Am 8. Oktober 1776 fand endlich seine Hochzeit mit Eva König statt. Ein glückliches Jahr folgte - der freie Atemzug vor der letzten und schwersten Wegstrecke. Am Weihnachtsabend 1777 gebar Eva Lessing einen Sohn, der nach 24 Stunden starb und dem die Mutter am 10. Januar 1778 folgte. Der Brief, den Lessing am 31. Dezember 1777 an Professor Eschenburg schrieb, ist für jeden, der ihn einmal las unvergesslich.

"Meine Freude war nur kurz! Und ich verlor ihn so ungern, diesen Sohn; denn er hatte so viel Verstand; so viel Verstand! - Glauben Sie nicht, dass die wenigen Stunden meiner Vaterschaft mich schon zu so einem Affen von Vater gemacht haben! Ich weiß, was ich sage. - War es nicht Verstand, daß man ihn mit eisernen Zangen auf die Welt ziehen mußte? Daß er so bald Unrat merkte? - War es nicht Verstand, daß er die erste Gelegenheit ergriff, sich wieder davon zu machen? - Freilich zerrt mir der kleine Ruschelkopf auch die Mutter mit fort! - Denn noch ist wenig Hoffnung, daß ich sie behalten werde. - Ich wollte es auch einmal so gut haben wie andere Menschen. Aber es ist mir schlecht bekommen."

Adolf Stahr hatte ein gutes Recht zu seinem Wort: Durch Lessings ganze letzte Lebensperiode ziehe sich eine gewisse dämonische Ironie des Schicksals, das ihm jeden großen Lebenswunsch nur deshalb zu erfüllen schien, um ihm durch solche Gewährung neue Leiden und Bitternisse zu bereiten. Noch im Todesjahr seiner Gattin ward Lessing in neue Kämpfe gezogen.
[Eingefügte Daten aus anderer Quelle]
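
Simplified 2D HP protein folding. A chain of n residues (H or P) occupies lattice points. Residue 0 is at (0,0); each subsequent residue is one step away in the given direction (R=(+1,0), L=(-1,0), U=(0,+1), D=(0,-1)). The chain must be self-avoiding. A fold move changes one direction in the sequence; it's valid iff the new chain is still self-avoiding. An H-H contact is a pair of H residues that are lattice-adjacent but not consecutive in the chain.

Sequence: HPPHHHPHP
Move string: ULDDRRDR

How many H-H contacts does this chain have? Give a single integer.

Positions: [(0, 0), (0, 1), (-1, 1), (-1, 0), (-1, -1), (0, -1), (1, -1), (1, -2), (2, -2)]
H-H contact: residue 0 @(0,0) - residue 3 @(-1, 0)
H-H contact: residue 0 @(0,0) - residue 5 @(0, -1)

Answer: 2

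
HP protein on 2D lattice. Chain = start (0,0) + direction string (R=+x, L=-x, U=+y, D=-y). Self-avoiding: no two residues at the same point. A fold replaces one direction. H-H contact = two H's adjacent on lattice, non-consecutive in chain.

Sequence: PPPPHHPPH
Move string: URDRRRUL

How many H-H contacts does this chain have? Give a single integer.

Positions: [(0, 0), (0, 1), (1, 1), (1, 0), (2, 0), (3, 0), (4, 0), (4, 1), (3, 1)]
H-H contact: residue 5 @(3,0) - residue 8 @(3, 1)

Answer: 1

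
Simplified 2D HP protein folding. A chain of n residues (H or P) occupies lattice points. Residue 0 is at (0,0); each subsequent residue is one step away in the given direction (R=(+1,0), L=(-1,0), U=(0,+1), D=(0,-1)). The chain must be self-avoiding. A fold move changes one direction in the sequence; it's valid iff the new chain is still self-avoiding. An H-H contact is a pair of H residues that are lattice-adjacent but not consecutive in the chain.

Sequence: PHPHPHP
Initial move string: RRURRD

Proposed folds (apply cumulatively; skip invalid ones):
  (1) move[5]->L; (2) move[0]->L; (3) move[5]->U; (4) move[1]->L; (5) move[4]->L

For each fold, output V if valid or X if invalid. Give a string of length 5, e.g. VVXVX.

Answer: XXVXX

Derivation:
Initial: RRURRD -> [(0, 0), (1, 0), (2, 0), (2, 1), (3, 1), (4, 1), (4, 0)]
Fold 1: move[5]->L => RRURRL INVALID (collision), skipped
Fold 2: move[0]->L => LRURRD INVALID (collision), skipped
Fold 3: move[5]->U => RRURRU VALID
Fold 4: move[1]->L => RLURRU INVALID (collision), skipped
Fold 5: move[4]->L => RRURLU INVALID (collision), skipped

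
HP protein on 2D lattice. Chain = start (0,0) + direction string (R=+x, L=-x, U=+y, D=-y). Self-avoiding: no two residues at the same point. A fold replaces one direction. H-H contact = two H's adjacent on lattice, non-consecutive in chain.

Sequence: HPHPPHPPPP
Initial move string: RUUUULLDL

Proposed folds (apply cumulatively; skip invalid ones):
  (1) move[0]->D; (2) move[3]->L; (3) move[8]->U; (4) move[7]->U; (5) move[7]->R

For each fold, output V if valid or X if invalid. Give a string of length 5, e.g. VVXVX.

Answer: XVXVX

Derivation:
Initial: RUUUULLDL -> [(0, 0), (1, 0), (1, 1), (1, 2), (1, 3), (1, 4), (0, 4), (-1, 4), (-1, 3), (-2, 3)]
Fold 1: move[0]->D => DUUUULLDL INVALID (collision), skipped
Fold 2: move[3]->L => RUULULLDL VALID
Fold 3: move[8]->U => RUULULLDU INVALID (collision), skipped
Fold 4: move[7]->U => RUULULLUL VALID
Fold 5: move[7]->R => RUULULLRL INVALID (collision), skipped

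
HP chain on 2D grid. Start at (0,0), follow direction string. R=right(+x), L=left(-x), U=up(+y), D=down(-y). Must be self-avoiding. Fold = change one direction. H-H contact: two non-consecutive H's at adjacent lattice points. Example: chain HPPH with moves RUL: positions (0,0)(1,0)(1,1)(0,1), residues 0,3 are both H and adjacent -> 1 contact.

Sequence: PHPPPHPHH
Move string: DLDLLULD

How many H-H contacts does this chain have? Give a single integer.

Positions: [(0, 0), (0, -1), (-1, -1), (-1, -2), (-2, -2), (-3, -2), (-3, -1), (-4, -1), (-4, -2)]
H-H contact: residue 5 @(-3,-2) - residue 8 @(-4, -2)

Answer: 1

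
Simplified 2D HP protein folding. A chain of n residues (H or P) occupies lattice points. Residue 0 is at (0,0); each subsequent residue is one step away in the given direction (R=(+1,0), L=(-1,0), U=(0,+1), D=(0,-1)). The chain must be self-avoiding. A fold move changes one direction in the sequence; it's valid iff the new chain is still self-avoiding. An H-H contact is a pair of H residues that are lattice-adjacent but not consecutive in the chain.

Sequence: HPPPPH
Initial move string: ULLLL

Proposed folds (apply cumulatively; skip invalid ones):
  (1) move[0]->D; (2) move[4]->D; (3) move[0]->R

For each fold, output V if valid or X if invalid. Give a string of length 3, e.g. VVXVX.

Answer: VVX

Derivation:
Initial: ULLLL -> [(0, 0), (0, 1), (-1, 1), (-2, 1), (-3, 1), (-4, 1)]
Fold 1: move[0]->D => DLLLL VALID
Fold 2: move[4]->D => DLLLD VALID
Fold 3: move[0]->R => RLLLD INVALID (collision), skipped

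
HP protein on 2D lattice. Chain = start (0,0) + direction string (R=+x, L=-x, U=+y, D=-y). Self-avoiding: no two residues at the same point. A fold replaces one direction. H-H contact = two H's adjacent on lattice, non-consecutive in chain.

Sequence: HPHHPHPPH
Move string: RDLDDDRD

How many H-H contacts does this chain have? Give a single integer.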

Unter den "Beiträgen zur Geschichte und Literatur, aus den Schätzen der herzoglichen Bibliothek zu Wolfenbüttel", hatte er auch die so genannten "Wolfenbüttler Fragmente" veröffentlicht, die von dem Hamburgischen Professor Hermann Samuel Reimarus stammten, einem rationalistischen Deisten, der die Offenbarung, die Auferstehung Christi usw. leugnete.

Orthodoxe und Liberale griffen Lessing dieserhalb heftig an, und besonders mit seinem schärfsten und bedeutendsten Gegner, dem Hauptpastor Goeze, ließ sich Lessing in eine erbitterte Polemik ein. 
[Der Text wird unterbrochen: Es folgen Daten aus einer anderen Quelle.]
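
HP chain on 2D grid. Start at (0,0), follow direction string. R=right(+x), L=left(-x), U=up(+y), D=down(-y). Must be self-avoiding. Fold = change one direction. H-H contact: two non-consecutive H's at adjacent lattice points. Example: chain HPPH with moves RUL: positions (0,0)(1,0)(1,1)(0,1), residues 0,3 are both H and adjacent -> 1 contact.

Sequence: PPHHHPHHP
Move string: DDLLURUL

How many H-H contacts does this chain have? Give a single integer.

Answer: 1

Derivation:
Positions: [(0, 0), (0, -1), (0, -2), (-1, -2), (-2, -2), (-2, -1), (-1, -1), (-1, 0), (-2, 0)]
H-H contact: residue 3 @(-1,-2) - residue 6 @(-1, -1)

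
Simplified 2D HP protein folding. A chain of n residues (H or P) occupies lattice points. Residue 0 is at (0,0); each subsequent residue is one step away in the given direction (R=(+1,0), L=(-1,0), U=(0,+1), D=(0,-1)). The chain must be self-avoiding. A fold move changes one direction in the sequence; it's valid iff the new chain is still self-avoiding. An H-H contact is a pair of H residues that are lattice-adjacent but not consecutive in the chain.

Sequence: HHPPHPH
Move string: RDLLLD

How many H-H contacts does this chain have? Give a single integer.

Answer: 0

Derivation:
Positions: [(0, 0), (1, 0), (1, -1), (0, -1), (-1, -1), (-2, -1), (-2, -2)]
No H-H contacts found.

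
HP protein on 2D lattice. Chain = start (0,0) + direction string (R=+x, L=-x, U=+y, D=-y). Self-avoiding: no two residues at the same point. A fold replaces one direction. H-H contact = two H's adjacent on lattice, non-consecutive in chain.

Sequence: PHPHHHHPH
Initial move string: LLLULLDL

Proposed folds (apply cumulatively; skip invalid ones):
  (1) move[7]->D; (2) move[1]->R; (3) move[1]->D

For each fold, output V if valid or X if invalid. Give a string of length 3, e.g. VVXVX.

Initial: LLLULLDL -> [(0, 0), (-1, 0), (-2, 0), (-3, 0), (-3, 1), (-4, 1), (-5, 1), (-5, 0), (-6, 0)]
Fold 1: move[7]->D => LLLULLDD VALID
Fold 2: move[1]->R => LRLULLDD INVALID (collision), skipped
Fold 3: move[1]->D => LDLULLDD VALID

Answer: VXV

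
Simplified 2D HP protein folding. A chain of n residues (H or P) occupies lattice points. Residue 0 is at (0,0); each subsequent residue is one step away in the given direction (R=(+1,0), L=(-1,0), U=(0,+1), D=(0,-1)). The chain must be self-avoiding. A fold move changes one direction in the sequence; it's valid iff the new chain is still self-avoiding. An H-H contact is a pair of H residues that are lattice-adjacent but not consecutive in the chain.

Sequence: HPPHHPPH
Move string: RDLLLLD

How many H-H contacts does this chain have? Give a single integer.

Positions: [(0, 0), (1, 0), (1, -1), (0, -1), (-1, -1), (-2, -1), (-3, -1), (-3, -2)]
H-H contact: residue 0 @(0,0) - residue 3 @(0, -1)

Answer: 1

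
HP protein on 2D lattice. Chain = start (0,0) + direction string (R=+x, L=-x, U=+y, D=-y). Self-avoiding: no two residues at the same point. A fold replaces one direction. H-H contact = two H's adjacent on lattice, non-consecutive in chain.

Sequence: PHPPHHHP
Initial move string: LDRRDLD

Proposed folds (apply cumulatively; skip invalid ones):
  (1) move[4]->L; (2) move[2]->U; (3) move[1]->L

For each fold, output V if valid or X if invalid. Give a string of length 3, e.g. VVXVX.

Answer: XXX

Derivation:
Initial: LDRRDLD -> [(0, 0), (-1, 0), (-1, -1), (0, -1), (1, -1), (1, -2), (0, -2), (0, -3)]
Fold 1: move[4]->L => LDRRLLD INVALID (collision), skipped
Fold 2: move[2]->U => LDURDLD INVALID (collision), skipped
Fold 3: move[1]->L => LLRRDLD INVALID (collision), skipped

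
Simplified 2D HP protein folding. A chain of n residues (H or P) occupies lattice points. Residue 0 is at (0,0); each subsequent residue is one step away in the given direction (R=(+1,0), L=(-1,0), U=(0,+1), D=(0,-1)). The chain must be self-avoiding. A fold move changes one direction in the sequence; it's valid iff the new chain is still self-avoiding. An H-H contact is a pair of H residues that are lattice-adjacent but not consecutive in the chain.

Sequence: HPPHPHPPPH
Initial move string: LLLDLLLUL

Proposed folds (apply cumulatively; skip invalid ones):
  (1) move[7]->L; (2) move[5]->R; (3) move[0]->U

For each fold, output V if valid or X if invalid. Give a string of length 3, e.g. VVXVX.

Initial: LLLDLLLUL -> [(0, 0), (-1, 0), (-2, 0), (-3, 0), (-3, -1), (-4, -1), (-5, -1), (-6, -1), (-6, 0), (-7, 0)]
Fold 1: move[7]->L => LLLDLLLLL VALID
Fold 2: move[5]->R => LLLDLRLLL INVALID (collision), skipped
Fold 3: move[0]->U => ULLDLLLLL VALID

Answer: VXV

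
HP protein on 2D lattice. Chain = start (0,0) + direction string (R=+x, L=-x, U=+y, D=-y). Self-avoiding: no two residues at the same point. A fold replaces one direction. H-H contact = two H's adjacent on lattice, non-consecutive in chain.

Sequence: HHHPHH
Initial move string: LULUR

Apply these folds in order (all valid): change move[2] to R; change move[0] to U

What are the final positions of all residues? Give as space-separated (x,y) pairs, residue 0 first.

Answer: (0,0) (0,1) (0,2) (1,2) (1,3) (2,3)

Derivation:
Initial moves: LULUR
Fold: move[2]->R => LURUR (positions: [(0, 0), (-1, 0), (-1, 1), (0, 1), (0, 2), (1, 2)])
Fold: move[0]->U => UURUR (positions: [(0, 0), (0, 1), (0, 2), (1, 2), (1, 3), (2, 3)])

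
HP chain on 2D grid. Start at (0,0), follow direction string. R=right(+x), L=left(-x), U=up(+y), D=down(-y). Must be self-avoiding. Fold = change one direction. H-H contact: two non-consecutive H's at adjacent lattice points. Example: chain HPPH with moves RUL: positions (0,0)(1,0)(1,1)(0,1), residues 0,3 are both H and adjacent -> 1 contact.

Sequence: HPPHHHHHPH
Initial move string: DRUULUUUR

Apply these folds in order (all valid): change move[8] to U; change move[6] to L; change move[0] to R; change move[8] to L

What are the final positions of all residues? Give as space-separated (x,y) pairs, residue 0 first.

Initial moves: DRUULUUUR
Fold: move[8]->U => DRUULUUUU (positions: [(0, 0), (0, -1), (1, -1), (1, 0), (1, 1), (0, 1), (0, 2), (0, 3), (0, 4), (0, 5)])
Fold: move[6]->L => DRUULULUU (positions: [(0, 0), (0, -1), (1, -1), (1, 0), (1, 1), (0, 1), (0, 2), (-1, 2), (-1, 3), (-1, 4)])
Fold: move[0]->R => RRUULULUU (positions: [(0, 0), (1, 0), (2, 0), (2, 1), (2, 2), (1, 2), (1, 3), (0, 3), (0, 4), (0, 5)])
Fold: move[8]->L => RRUULULUL (positions: [(0, 0), (1, 0), (2, 0), (2, 1), (2, 2), (1, 2), (1, 3), (0, 3), (0, 4), (-1, 4)])

Answer: (0,0) (1,0) (2,0) (2,1) (2,2) (1,2) (1,3) (0,3) (0,4) (-1,4)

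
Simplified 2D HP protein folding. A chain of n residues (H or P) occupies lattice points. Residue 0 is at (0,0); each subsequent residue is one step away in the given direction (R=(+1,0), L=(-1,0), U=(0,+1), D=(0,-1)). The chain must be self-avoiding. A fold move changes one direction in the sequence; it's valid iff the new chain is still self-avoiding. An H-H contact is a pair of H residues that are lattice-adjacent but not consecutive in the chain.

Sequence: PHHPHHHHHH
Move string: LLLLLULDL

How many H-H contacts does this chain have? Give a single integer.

Answer: 1

Derivation:
Positions: [(0, 0), (-1, 0), (-2, 0), (-3, 0), (-4, 0), (-5, 0), (-5, 1), (-6, 1), (-6, 0), (-7, 0)]
H-H contact: residue 5 @(-5,0) - residue 8 @(-6, 0)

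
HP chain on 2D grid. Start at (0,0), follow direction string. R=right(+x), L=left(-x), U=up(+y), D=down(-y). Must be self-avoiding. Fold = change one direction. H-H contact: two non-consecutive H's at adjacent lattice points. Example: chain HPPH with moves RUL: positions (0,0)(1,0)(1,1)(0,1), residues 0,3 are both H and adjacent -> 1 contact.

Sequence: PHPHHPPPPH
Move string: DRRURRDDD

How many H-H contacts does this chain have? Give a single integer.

Answer: 0

Derivation:
Positions: [(0, 0), (0, -1), (1, -1), (2, -1), (2, 0), (3, 0), (4, 0), (4, -1), (4, -2), (4, -3)]
No H-H contacts found.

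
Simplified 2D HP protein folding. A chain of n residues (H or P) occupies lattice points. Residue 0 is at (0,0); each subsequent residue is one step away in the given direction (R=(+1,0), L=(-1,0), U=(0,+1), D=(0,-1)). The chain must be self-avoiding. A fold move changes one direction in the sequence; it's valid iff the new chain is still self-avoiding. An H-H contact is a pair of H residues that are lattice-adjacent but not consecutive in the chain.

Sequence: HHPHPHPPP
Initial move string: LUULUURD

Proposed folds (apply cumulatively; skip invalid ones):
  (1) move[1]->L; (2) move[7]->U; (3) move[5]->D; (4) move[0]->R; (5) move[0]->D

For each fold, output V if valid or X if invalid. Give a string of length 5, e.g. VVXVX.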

Als er durch Denunziation bei seiner Regierung zum Schweigen gebracht war, verlegte er den Kampf auf einen Boden, wohin ihm seine Gegner nicht folgen konnten. 

Er bestieg seine alte Kanzel - das Theater - und hielt von dort aus seine große Toleranzpredigt, die - auf Subskription gedruckt - 1779 unter dem Titel <Nathan der Weise> erschien. Es folgten noch ein paar kleinere Arbeiten, aber die Kraft des Mannes war gebrochen. Selbst mitten in der Gesellschaft befiel den wachsten Geist Deutschlands die Schlafsucht

Die Hamburger Freunde hatten, als sie ihn 1780 wieder sahen, das Gefühl, als sei er eigentlich nie mehr wach. Anfang 1781 erblindete er auf einige Wochen, verwechselte die Worte, die Rede versagte ihm oft, die Feder wollte ihm nicht mehr gehorchen. 

Am 15. Februar 1781 vollendete er sein mühseliges, glückloses, großes Kämpferleben.